Of course that’s a bit modest. Though he now boasts a blog network that regularly helps create the narrative around food pathogen outbreaks around the world, back in 2004 he says he hadn’t even heard of blogging. But after a lunch with Kevin O’Keefe he decided to give it a go, with the E. Coli Blog. For the first few years he only posted about two hundred times total. But after an outbreak of e. Coli-infected spinach that claimed a handful of lives and sickened many more, Marler decided to ratchet up the blogging, and really begin “chronicling what he does.”
“I’m now pushing about 6000 blog posts, and most of those have occurred since the late fall of 2006,” said Marler. “It was [because] of that outbreak, and just how complex it was and horrible for my clients. I felt like I had really gotten my writing voice.”
And others started taking note. Since then the attention has just been pouring in—and the output has only increased.
Marler expanded his blogging empire to include various pathogen specific blogs (Campylobacter, Botulism, Salmonella, and more he refers to as his “bug blogs”), Food Poison Journal, as well as his own personal Marler Blog.

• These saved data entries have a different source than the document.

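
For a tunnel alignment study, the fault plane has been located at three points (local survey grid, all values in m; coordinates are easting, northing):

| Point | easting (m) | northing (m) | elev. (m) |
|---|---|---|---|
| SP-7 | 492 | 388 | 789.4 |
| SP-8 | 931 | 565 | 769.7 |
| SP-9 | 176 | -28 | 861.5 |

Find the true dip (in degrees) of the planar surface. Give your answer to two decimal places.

11.53°

Two edge vectors: SP-7→SP-8 = (439, 177, -19.7), SP-7→SP-9 = (-316, -416, 72.1).
Normal n = (SP-7→SP-8) × (SP-7→SP-9) = (4566.5, -25426.7, -126692).
So ∂z/∂easting = −n_x/n_z = 0.03604 and ∂z/∂northing = −n_y/n_z = −0.20070.
Gradient magnitude |∇z| = √(a² + b²) = √(0.00130 + 0.04028) = 0.20391.
True dip = arctan(0.20391) = 11.53°, dipping toward N (azimuth ≈ 350°).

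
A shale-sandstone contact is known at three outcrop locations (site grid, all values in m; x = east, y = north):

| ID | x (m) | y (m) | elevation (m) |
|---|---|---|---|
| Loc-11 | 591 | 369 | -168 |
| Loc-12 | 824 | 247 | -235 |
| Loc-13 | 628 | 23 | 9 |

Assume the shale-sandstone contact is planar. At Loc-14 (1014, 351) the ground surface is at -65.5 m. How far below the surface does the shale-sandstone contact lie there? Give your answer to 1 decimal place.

Two edge vectors: Loc-11→Loc-12 = (233, -122, -67), Loc-11→Loc-13 = (37, -346, 177).
Normal n = (Loc-11→Loc-12) × (Loc-11→Loc-13) = (-44776, -43720, -76104).
So ∂z/∂x = −n_x/n_z = −0.588353 and ∂z/∂y = −n_y/n_z = −0.574477.
Intercept c from Loc-11: -168 + 347.72 + 211.98 = 391.70.
At (1014, 351): z_contact = −596.59 − 201.64 + 391.70 = -406.53 m.
Depth below ground = -65.5 − (-406.53) = 341.0 m.

341.0 m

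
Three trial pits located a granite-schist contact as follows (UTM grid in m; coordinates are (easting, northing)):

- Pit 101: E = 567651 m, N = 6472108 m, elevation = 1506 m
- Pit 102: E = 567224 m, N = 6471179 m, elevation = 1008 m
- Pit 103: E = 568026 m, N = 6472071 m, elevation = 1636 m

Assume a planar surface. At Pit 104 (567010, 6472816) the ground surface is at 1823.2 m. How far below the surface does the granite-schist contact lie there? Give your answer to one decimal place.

Two edge vectors: Pit 101→Pit 102 = (-427, -929, -498), Pit 101→Pit 103 = (375, -37, 130).
Normal n = (Pit 101→Pit 102) × (Pit 101→Pit 103) = (-139196, -131240, 364174).
So ∂z/∂E = −n_x/n_z = 0.382223882 and ∂z/∂N = −n_y/n_z = 0.360377182.
Intercept c from Pit 101: 1506 − 216969.77 − 2332400.04 = −2547863.81.
At (567010, 6472816): z_contact = 216724.76 + 2332655.19 − 2547863.81 = 1516.14 m.
Depth below ground = 1823.2 − 1516.14 = 307.1 m.

307.1 m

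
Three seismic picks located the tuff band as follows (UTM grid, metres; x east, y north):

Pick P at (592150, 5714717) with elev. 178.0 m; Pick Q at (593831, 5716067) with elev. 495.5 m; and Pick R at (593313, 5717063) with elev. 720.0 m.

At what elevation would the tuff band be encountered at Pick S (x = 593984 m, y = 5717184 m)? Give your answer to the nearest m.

Let the plane be z = a·x + b·y + c.
Pick Q−Pick P: 1681a + 1350b = 317.5;  Pick R−Pick P: 1163a + 2346b = 542.
Solving gives a = 0.00554227, b = 0.22828403.
Then c = 178 − a·592150 − b·5714717 = −1307682.50.
At (593984, 5717184): z = 3292.0 + 1305141.8 − 1307682.50 = 751.3 m.

751 m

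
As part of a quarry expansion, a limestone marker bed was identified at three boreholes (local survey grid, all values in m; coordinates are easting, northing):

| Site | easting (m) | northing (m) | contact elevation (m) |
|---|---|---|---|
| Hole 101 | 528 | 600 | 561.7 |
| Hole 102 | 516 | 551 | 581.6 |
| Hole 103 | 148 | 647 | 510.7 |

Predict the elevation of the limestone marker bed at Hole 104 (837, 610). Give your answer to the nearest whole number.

Let the plane be z = a·easting + b·northing + c.
Hole 102−Hole 101: −12a − 49b = 19.9;  Hole 103−Hole 101: −380a + 47b = −51.
Solving gives a = 0.08151, b = −0.42608.
Then c = 561.7 − a·528 − b·600 = 774.31.
At (837, 610): z = 68.2 − 259.9 + 774.31 = 582.6 m.

583 m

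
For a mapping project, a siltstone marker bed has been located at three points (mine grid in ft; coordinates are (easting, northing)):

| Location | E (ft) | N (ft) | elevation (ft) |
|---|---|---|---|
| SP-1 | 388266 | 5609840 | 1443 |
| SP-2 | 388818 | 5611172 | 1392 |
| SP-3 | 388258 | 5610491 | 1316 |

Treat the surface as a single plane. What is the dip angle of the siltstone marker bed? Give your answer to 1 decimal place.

Two edge vectors: SP-1→SP-2 = (552, 1332, -51), SP-1→SP-3 = (-8, 651, -127).
Normal n = (SP-1→SP-2) × (SP-1→SP-3) = (-135963, 70512, 370008).
So ∂z/∂E = −n_x/n_z = 0.36746 and ∂z/∂N = −n_y/n_z = −0.19057.
Gradient magnitude |∇z| = √(a² + b²) = √(0.13503 + 0.03632) = 0.41394.
True dip = arctan(0.41394) = 22.5°, dipping toward WNW (azimuth ≈ 297°).

22.5°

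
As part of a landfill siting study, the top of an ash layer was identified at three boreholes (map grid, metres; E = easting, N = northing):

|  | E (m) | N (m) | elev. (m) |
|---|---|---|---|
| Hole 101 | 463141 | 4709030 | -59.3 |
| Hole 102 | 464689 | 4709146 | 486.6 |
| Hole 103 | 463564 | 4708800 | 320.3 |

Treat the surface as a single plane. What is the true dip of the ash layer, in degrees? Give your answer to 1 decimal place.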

He says his blogs get a “fairly high volume of traffic” that includes reporters and even legislators, as he learned earlier this week after getting back from a couple weeks in New Zealand and Hawaii.

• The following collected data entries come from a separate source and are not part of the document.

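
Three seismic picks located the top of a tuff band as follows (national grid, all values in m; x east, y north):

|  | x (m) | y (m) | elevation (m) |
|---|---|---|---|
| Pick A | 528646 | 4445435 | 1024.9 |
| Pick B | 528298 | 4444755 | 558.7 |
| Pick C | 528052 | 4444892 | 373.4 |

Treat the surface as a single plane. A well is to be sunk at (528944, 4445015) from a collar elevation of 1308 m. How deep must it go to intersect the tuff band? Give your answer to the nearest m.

Let the plane be z = a·x + b·y + c.
Pick B−Pick A: −348a − 680b = −466.2;  Pick C−Pick A: −594a − 543b = −651.5.
Solving gives a = 0.88331286, b = 0.23353989.
Then c = 1024.9 − a·528646 − b·4445435 = −1504121.30.
At (528944, 4445015): z_contact = 467223.0 + 1038088.3 − 1504121.30 = 1190.0 m.
Depth below ground = 1308 − 1190.0 = 118 m.

118 m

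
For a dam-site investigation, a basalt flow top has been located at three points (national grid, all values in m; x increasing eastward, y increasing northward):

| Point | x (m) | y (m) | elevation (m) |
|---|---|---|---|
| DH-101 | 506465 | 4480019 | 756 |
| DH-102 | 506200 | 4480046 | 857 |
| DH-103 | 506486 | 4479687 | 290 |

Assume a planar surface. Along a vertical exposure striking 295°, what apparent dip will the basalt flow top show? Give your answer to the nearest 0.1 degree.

38.8°

Let the plane be z = a·x + b·y + c.
DH-102−DH-101: −265a + 27b = 101;  DH-103−DH-101: 21a − 332b = −466.
Solving gives a = −0.23967, b = 1.38845.
Unit vector along 295° is (sin 295°, cos 295°) = (-0.9063, 0.4226).
Slope in that direction = a·(-0.9063) + b·(0.4226) = 0.80400.
Apparent dip = arctan|0.80400| = 38.8° (true dip is 54.6°, so apparent ≤ true as expected).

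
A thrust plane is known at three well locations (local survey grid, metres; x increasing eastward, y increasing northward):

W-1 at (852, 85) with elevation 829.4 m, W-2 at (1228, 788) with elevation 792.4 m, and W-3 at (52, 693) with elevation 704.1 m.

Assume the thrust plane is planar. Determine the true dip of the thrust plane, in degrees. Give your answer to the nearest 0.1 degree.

7.3°

Let the plane be z = a·x + b·y + c.
W-2−W-1: 376a + 703b = −37;  W-3−W-1: −800a + 608b = −125.3.
Solving gives a = 0.08292, b = −0.09698.
Gradient magnitude |∇z| = √(a² + b²) = √(0.00688 + 0.00941) = 0.12760.
True dip = arctan(0.12760) = 7.3°, dipping toward NW (azimuth ≈ 319°).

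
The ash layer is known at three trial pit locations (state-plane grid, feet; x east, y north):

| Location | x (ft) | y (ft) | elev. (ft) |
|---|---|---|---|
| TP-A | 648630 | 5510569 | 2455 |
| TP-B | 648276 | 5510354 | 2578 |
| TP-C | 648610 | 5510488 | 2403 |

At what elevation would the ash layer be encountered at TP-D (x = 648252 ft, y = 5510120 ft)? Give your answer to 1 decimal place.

Let the plane be z = a·x + b·y + c.
TP-B−TP-A: −354a − 215b = 123;  TP-C−TP-A: −20a − 81b = −52.
Solving gives a = −0.867440716, b = 0.856158201.
Then c = 2455 − a·648630 − b·5510569 = −4152815.77.
At (648252, 5510120): z = −562320.2 + 4717534.4 − 4152815.77 = 2398.5 ft.

2398.5 ft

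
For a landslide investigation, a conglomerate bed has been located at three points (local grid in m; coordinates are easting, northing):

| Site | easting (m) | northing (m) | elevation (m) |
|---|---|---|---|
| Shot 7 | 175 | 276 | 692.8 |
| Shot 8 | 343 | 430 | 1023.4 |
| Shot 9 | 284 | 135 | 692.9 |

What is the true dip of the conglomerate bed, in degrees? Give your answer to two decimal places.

55.51°

Two edge vectors: Shot 7→Shot 8 = (168, 154, 330.6), Shot 7→Shot 9 = (109, -141, 0.1).
Normal n = (Shot 7→Shot 8) × (Shot 7→Shot 9) = (46630, 36018.6, -40474).
So ∂z/∂easting = −n_x/n_z = 1.15210 and ∂z/∂northing = −n_y/n_z = 0.88992.
Gradient magnitude |∇z| = √(a² + b²) = √(1.32733 + 0.79196) = 1.45578.
True dip = arctan(1.45578) = 55.51°, dipping toward SW (azimuth ≈ 232°).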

“I got a call from a state senator asking what I thought, what kinds of legislation he could advance to prevent [the Hepatitis A outbreak] from happening again, [and] what he should do with respect to making food safer in Hawaii,” said Marler. “[The blogs] have made a lot of people follow what I say; it’s not unusual for something I write to get pulled off the blog and put in a story by a reporter. It’s been really useful to create my voice and get my message out about what I think about food safety.”
These days he says Marler Blog is the only one he’s blogging on consistently; it’s where he puts what he’s up to as a lawyer and a person, info on his speeches and here he’s headed next. But if you ask him what he’s proudest of from his decade plus blogging, it’s the blog he claims the least responsibility for: Food Safety News.
He launched the blog back in 2008, when there was an uptick of foodborne illness outbreaks at the same time as a handful of layoffs for journalists around the country who covered this sort of thing. Since then it’s always been three, full-time journalists, breaking stories and covering news in the food safety realm.
“Arguably my blogs have some economic advantage to myself or my law firm, but if you went on Food Safety News you’d have no idea; it doesn’t say ‘Bill Marler’s Food Safety News.’ In the about thing I eplain that I fund it, but I think over the years people have become trusting that Food Safety News is not Bill Marler’s mouthpiece,” said Marler, who says that he’s still introduced around the world as “publisher of Food Safety News.”
“I get comments from people all over the world, ‘the first thing I do in the morning is read Food Safety News.’ I hear from a lot of government officials—the head of the FDA once said at a conference that Food Safety News is the newspaper of record on food safety in America…I’m really proud of the work the reporters have done over time.”
Meanwhile, Marler has ensured that all the lawyers at his firm take up the gauntlet and blog every once and awhile. He admits that he doesn’t give them a choice, but he also helps them with topic ideas and tries to make the experience positive. After almost twelve years of blogging, he’s got a fairly compelling case.
“Frankly I think I have something to say, and on this platform I get to say what I want. Then people can judge what you write and who you are, they can judge for themselves whether you’re a legitimate person,” said Marler. “I’m spending a lot of time staying up on what the heck is going on in my field. In some respects it’s kind of a push and pull relationship; it pulls you to find information and you’re pushing information out to better inform the public.”